Bernard Hinault est un mythe. Son parcours amateur est un conte de fée, sa carrière professionnelle est une épopée grecque. 146 victoires professionnelles garnissent sa besogne. Parmi elles, figurent cinq maillot jaunes, trois magliette rosa et deux camisetas rojas, mais également sept classements annexes et 41 étapes remportées sur les Grands Tours, ou encore une bonne poignée de monuments, avec deux Doyennes, deux classiques des feuilles mortes et un Enfer du Nord. Dans le peloton, Bernard Hinault régnait en maître, et s’il n’en a pas gardé le surnom, manifestait le même appétit de « Cannibale » que le roi Merckx.
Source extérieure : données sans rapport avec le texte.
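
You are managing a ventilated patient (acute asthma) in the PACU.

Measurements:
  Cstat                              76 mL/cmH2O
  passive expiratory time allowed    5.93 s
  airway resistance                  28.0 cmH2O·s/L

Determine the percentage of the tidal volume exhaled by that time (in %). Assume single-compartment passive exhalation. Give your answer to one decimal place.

τ = R × C = 28.0 × 76 mL/cmH2O = 28.0 × 0.076 L/cmH2O = 2.128 s.
Passive exhalation: V(t)/V₀ = e^(−t/τ) = e^(−5.93/2.128) = 0.06163.
Fraction exhaled = 1 − 0.06163 = 0.9384 → 93.84%.

93.8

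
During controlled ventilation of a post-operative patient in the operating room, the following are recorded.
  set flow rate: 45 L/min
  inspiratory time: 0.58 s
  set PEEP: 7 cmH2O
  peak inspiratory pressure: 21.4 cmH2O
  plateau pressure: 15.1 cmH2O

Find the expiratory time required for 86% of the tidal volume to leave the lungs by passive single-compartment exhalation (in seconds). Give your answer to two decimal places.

Flow: 45 L/min ÷ 60 = 0.75 L/s.
Vt = flow × Ti = 0.75 L/s × 0.58 s × 1000 mL/L = 435.0 mL.
R = (PIP − Pplat)/V̇ = (21.4 − 15.1) / 0.75 = 6.3/0.75 = 8.4 cmH2O·s/L.
C = Vt/(Pplat − PEEP) = 435.0 / (15.1 − 7) = 435.0/8.1 = 53.704 mL/cmH2O.
τ = R × C = 8.4 × 0.0537 L/cmH2O = 0.4511 s.
t = −τ·ln(1 − 0.86) = −0.4511·ln(0.14) = 0.8869 s.

0.89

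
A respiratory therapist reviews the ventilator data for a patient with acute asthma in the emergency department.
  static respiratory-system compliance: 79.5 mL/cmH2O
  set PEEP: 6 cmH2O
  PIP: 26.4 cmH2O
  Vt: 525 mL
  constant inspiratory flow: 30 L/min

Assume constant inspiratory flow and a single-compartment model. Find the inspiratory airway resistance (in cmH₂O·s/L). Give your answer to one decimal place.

27.6

Flow: 30 L/min ÷ 60 = 0.5 L/s.
Equation of motion (constant flow): PIP = Vt/C + R·V̇ + PEEP.
R·V̇ = PIP − Vt/C − PEEP = 26.4 − 525/79.5 − 6 = 26.4 − 6.604 − 6 = 13.796 cmH2O.
R = 13.796 / 0.5 = 27.592 cmH2O·s/L.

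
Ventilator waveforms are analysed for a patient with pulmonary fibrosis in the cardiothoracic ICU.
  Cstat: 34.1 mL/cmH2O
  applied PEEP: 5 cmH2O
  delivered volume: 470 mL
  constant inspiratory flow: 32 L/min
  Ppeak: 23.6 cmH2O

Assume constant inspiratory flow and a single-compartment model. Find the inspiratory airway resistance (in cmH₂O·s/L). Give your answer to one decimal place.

9.0

Flow: 32 L/min ÷ 60 = 0.5333 L/s.
Equation of motion (constant flow): PIP = Vt/C + R·V̇ + PEEP.
R·V̇ = PIP − Vt/C − PEEP = 23.6 − 470/34.1 − 5 = 23.6 − 13.783 − 5 = 4.817 cmH2O.
R = 4.817 / 0.5333 = 9.032 cmH2O·s/L.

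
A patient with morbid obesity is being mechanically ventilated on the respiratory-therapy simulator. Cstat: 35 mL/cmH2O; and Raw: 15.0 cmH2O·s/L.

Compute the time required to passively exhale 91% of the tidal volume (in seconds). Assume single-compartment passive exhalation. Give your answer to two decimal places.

τ = R × C = 15.0 × 35 mL/cmH2O = 15.0 × 0.035 L/cmH2O = 0.525 s.
Exhaled fraction f = 1 − e^(−t/τ) → t = −τ·ln(1 − f) = −0.525·ln(0.09) = 1.264 s.

1.26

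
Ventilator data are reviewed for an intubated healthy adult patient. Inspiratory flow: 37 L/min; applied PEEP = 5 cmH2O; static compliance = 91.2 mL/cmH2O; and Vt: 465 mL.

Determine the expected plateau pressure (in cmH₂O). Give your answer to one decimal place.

Pplat = PEEP + Vt / Cstat = 5 + 465 / 91.2 = 5 + 5.099 = 10.099 cmH2O.

10.1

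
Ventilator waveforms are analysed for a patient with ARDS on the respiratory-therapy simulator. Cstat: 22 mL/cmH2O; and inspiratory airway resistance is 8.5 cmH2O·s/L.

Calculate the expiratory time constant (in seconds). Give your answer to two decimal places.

τ = R × C = 8.5 × 22 mL/cmH2O = 8.5 × 0.022 L/cmH2O = 0.187 s.

0.19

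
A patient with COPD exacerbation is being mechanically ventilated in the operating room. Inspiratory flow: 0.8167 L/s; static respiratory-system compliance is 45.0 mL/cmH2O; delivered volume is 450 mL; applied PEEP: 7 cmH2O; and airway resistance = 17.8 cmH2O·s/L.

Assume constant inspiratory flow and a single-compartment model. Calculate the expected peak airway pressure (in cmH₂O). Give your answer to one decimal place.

Equation of motion (constant flow): PIP = Vt/C + R·V̇ + PEEP.
PIP = 450/45.0 + 17.8×0.8167 + 7 = 10.0 + 14.537 + 7 = 31.537 cmH2O.

31.5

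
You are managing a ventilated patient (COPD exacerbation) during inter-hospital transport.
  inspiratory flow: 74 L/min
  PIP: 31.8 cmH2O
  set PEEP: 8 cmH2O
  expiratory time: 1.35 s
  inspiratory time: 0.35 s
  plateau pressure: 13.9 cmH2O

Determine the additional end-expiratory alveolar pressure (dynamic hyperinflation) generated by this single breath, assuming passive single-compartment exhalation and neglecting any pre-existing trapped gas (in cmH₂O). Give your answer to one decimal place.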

Bernard Hinault alimente encore le souvenir d’un brillant champion bourré de panache qui sonnait les courses de ses attaques, mais était également caractérisé par d’impressionnantes qualités de rouleur (il compte 43 victoires en contre-la-montre), et quelques notions de comptable qui assuraient sa maîtrise des classements généraux. Mais sa force, son endurance et son sens tactique lui permettaient aussi de dominer les classiques et autres épreuves d’un jour, à l’image de son titre mondial et ses triomphes légendaires sur Paris-Roubaix et Liège-Bastogne-Liège, qui sont aujourd’hui les symboles de ses 24 succès professionnels dans l’exercice. Le palmarès de Bernard Hinault est long comme le bras et seul un pavé biographique parviendrait à le détailler avec exhaustivité, comme il en existe déjà de nombreux à propos de sa carrière. Mais si ces traits n’esquissent que de façon incomplète sa personnalité, ils suffisent cependant à résumer la grandeur de l’Homme. A leur regard, Bernard Hinault est effectivement un mythe.
Son statut aujourd’hui :
La bicyclette à peine raccrochée, Bernard Hinault s’est reconverti dans l’agriculture, en devenant notamment éleveur bovin à Calorguen, pour y réaliser une vieille envie. Mais le breton ne s’est jamais complètement coupé du monde du cyclisme, et est devenu dès 1987 ambassadeur pour Amaury Sport Organisation (ASO), chargé des relations publiques et responsable du protocole. Présent au village départ comme sur les podiums d’arrivée, il accompagne également les huiles dans les voitures officielles, pour leur expliquer les subtilités de la compétition cycliste. De cette seconde carrière, il prend sa retraite au terme de l’édition 2016, souhaitant davantage profiter de son petit-fils. Mais « le blaireau » plane toujours sur le Tour et les plateaux télévisés, comme en atteste sa réunion avec de nombreux porteurs légendaires du maillot jaune à Pau l’été dernier pour célébrer les 100 ans de la tunique dorée. Par conséquent, s’il n’a plus de rôle officiel, le breton continue de se montrer, en tant que dernier vainqueur français de la Ronde de Juillet. Cet héritage, s’alourdissant chaque année sur ses épaules, en fait donc toujours une figure du cyclisme tricolore, rappelant à tous que si l’on rêve aujourd’hui d’un français en jaune sur les Champs-Elysées, ce genre de sacre fut bien commun au cœur des années 1980.